The data now looks a little like this:

SCV data MD5 numeric checksums

Now it’s a matter of grouping the data by the SCV Cluster ID, and taking the MIN/MAX values of each of the numeric fields, to assess whether the cluster has a 100% similarity across it’s source records.

In SAS this is like so:

PROC SQL;
CREATE TABLE SCVAssess1 AS
SELECT 
SCVClusterID
,MIN(BusinessNameNumeric) as MinBusinessNameNum
,MAX(BusinessNameNumeric) as MaxBusinessNameNum
,MIN(PostCodeNumeric) as MinPostCodeNum
,MAX(PostCodeNumeric) as MaxPostCodeNum
FROM SCVNumericFields;
QUIT;

/* Join the Max/Min values back on to source data */ 
PROC SQL;
CREATE TABLE SCVAccess2 AS
SELECT DISTINCT
A.*
,B.MinBusinessNameNum
,B.MaxBusinessNameNum
,B.MinPostCodeNum
,B.MaxPostCodeNum
FROM SCVNumericFields as A
LEFT JOIN SCVAccess1 as B ON A.SCVClusterID = B.SCVClusterID;
QUIT;

/* Create assessment fields */
DATA SCVAccess3;
SET SCVAccess2;
format BusinessNameSame 1.; BusinessNameSame = 0;
format PostCodeSame 1.; PostCodeSame = 0;
format AllSame 1.; AllSame = 0;
IF MinBusinessNameNum = MaxBusinessNameNum THEN BusinessNameSame = 1;
IF MinPostCodeNum = MaxPostCodeNum THEN PostCodeSame = 1;
IF BusinessNameSame = 1 AND PostCodeSame = 1 THEN AllSame = 1;
RUN;

Now I can filter my data based on whether the whole cluster is the same or not. I could even check for partial similarities of individual fields, using the fields BusinessNameSame or PostCodeNameSame separately.

The data looks like so:

Final SCV data with filtering fields

You can see here that the first cluster shows it’s eligible for merging all the records, and the second does not.

Finishing Up

I don’t think any of this is really rocket science. A lot of the manipulation here is data-dev  / SAS base 101 really.
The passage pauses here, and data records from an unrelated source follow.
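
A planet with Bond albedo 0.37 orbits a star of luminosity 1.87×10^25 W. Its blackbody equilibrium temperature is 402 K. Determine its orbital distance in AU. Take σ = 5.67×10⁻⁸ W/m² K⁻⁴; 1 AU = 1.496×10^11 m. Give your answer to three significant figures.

0.0841 AU

Energy balance gives S = 4σT⁴/(1−α) = 9402 W/m².
From L = 4πd²S, d = √(1.87×10^25/(4π·9402)) = 1.258×10^10 m = 0.08410 AU.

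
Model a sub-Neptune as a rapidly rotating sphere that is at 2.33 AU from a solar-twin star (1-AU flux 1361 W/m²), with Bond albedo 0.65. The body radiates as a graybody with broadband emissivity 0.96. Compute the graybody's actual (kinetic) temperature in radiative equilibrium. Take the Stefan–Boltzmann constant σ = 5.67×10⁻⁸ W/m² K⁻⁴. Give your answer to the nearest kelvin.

By the inverse-square law, S = 1361/2.33² = 250.7 W/m².
The planet absorbs (1−α)S over its disc πR² and re-emits over 4πR², so the mean absorbed flux is (1−0.65)·250.7/4 = 21.94 W/m².
Radiative balance εσT⁴ = 21.94 gives T = [21.94/(0.96·σ)]^(1/4) = 141.7 K.

142 kelvin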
What this gave me though was the ability to answer a business question pretty quickly, and give some good estimates back to senior management.

It turns out about 20% of records could be automatically merged with no real detriment to the customer. This is a sizeable win. These customers will see a true benefit when they go to use our services that rely on this data being all together.

Although largely unnecessary, a human is still in the loop for assessing the data before it goes through bulk processing.

I don’t really intend to write so much about my data dev work here, but this was something that happened that was fresh in my mind and it seemed worth writing up!